Discussion in 'The Sound Hound Lounge' started by TheCount0212, Jan 24, 2012.
Not listed in best, but favorites.
1. Michael Landau and Bill Frisell
2. Robben Ford and Eric Johnson
3. John Scofield
4. Allen Hinds and Jim Campilongo
Jake E Lee
Actually, Scott Henderson has been creeping up in my list and may enter the top 5 soon
Eddie Van Halen
1) B.B. King
2) Mike Bloomfield
3) Wes Montgomery
4) Albert King
5) Peter Green
i think it's funny that people make such a big deal about "This is impossible to only do 5" i like these cause they make you think..
1) Jimmy Page
2) Jimi Hendrix
3) David Gilmour
I only have 4 all time favorites. I like many others, but these are the never changing top 4.
You get a pass for naming Robin Trower, sir
Great list, you named three I couldn't.. have you heard Muddy Waters' Fathers and Sons? Some great playing by Bloomfield on that one.

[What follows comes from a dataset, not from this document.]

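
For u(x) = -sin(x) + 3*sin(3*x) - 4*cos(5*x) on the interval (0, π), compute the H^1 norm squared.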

This list changes every few hours, but right now:
Stevie Ray Vaughan
Everytime one of these threads comes up I give different answers...

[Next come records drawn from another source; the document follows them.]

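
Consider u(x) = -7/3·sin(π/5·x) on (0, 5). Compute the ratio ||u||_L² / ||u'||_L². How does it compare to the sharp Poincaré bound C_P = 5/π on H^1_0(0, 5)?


||u||_L² / ||u'||_L² = 5/π = C_P.

u(x) = -7/3·sin(π/5·x), so u'(x) = -7*π*cos(π*x/5)/15.
Writing u(x) = A·sin(kπx/L) with A = -7/3 and k = 1, use ∫_0^L sin²(kπx/L) dx = L/2 and ∫_0^L cos²(kπx/L) dx = L/2.
u² = 49/9·sin²(π/5·x) and (u')² = 49*π^2/225·cos²(π/5·x), and each of sin², cos² integrates to L/2 = 5/2 over (0, 5).
∫_0^5 u² dx = 245/18, so ||u||_L² = 7*sqrt(10)/6.
∫_0^5 (u')² dx = 49*π^2/90, so ||u'||_L² = 7*sqrt(10)*π/30.
Ratio ||u||_L² / ||u'||_L² = 5/π.
Sharp Poincaré constant on H^1_0(0, 5) is C_P = L/π = 5/π, achieved by sin(π/5·x).
This is the k = 1 eigenfunction (up to amplitude), so the ratio equals the sharp Poincaré constant exactly.


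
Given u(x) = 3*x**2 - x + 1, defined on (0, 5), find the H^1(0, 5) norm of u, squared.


||u||_{H^1}^2 = 37885/6

The H^1 norm (squared) on an interval (0, L) is
  ||u||_{H^1}^2 = ∫_0^L u(x)^2 dx + ∫_0^L u'(x)^2 dx.
Compute u'(x) = 6*x - 1.
Then u(x)^2 = 9*x**4 - 6*x**3 + 7*x**2 - 2*x + 1 and u'(x)^2 = 36*x**2 - 12*x + 1.
Integrate each monomial from 0 to 5 using ∫_0^5 c·x^n dx = c·5^(n+1)/(n+1):
  ∫_0^5 u(x)^2 dx = ∫_0^5 (9*x^4 - 6*x^3 + 7*x^2 - 2*x + 1) dx. Term by term:
    ∫_0^5 9*x^4 dx = 5625;  ∫_0^5 -6*x^3 dx = -1875/2;  ∫_0^5 7*x^2 dx = 875/3;
    ∫_0^5 -2*x dx = -25;  ∫_0^5 1 dx = 5.
  Sum: 5625 − 1875/2 + 875/3 − 25 + 5 = 29755/6.
  ∫_0^5 u'(x)^2 dx = ∫_0^5 (36*x^2 - 12*x + 1) dx. Term by term:
    ∫_0^5 36*x^2 dx = 1500;  ∫_0^5 -12*x dx = -150;  ∫_0^5 1 dx = 5.
  Sum: 1500 − 150 + 5 = 1355.
Adding: ||u||_{H^1}^2 = 29755/6 + 1355 = 37885/6.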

(...ahhhh. But it seems I've given an orthodox answer today.)
Could change any minute though...
1. Edward Van Halen
2. Billy F. Gibbons
3. David Gilmour
4. Eric Clapton
Very hard to choose 5. There were some others that I wanted to add to the list, and then I ran out of space.
That's been a favourite album of mine since its release in 1969---I pounced on it, having just been bitten seriously by the blues that year (thanks to B.B. King and my man Bloomfield), and that was my introduction to Muddy Waters and Otis Spann. From there I smoked out everything I could get my hands on by Muddy.
It was Mike Bloomfield who turned me on to how beautiful a Les Paul could sound; I'd bought Super Session the same year and saw him playing the guitar on the cover and in the back jacket photos and wondered about the instrument, he sounded so beautiful playing it. Only later did I realise just what he and Eric Clapton came to mean for launching the influence that finally provoked Gibson to revive the original Les Pauls in 1968-69.
The story behind Fathers & Sons started with Mike Bloomfield, in case you didn't know: Marshall Chess (the scion of Chess Records; his father was Leonard Chess) was a high school buddy of Bloomfield's, and the younger Chess was smarting over the critical murdering his "psychedelicised" projects with Muddy (Electric Mud, After the Rain) and Howlin' Wolf (This is Howlin' Wolf's New Album. He Doesn't Like it. He Didn't Like His Electric Guitar At First, Either.) took, and he needed a project to restore his credibility. Bloomfield was coming to Chicago for a set of charity shows with former boss Paul Butterfield and his old Butterfield Band mate Sam Lay and suggested to Chess that he line up a jam recording session with those three plus Muddy and Otis Spann. Add Duck Dunn to the proceedings and that was the studio half of the album; the aggregation then did the charity shows some of which were recorded for the live portion.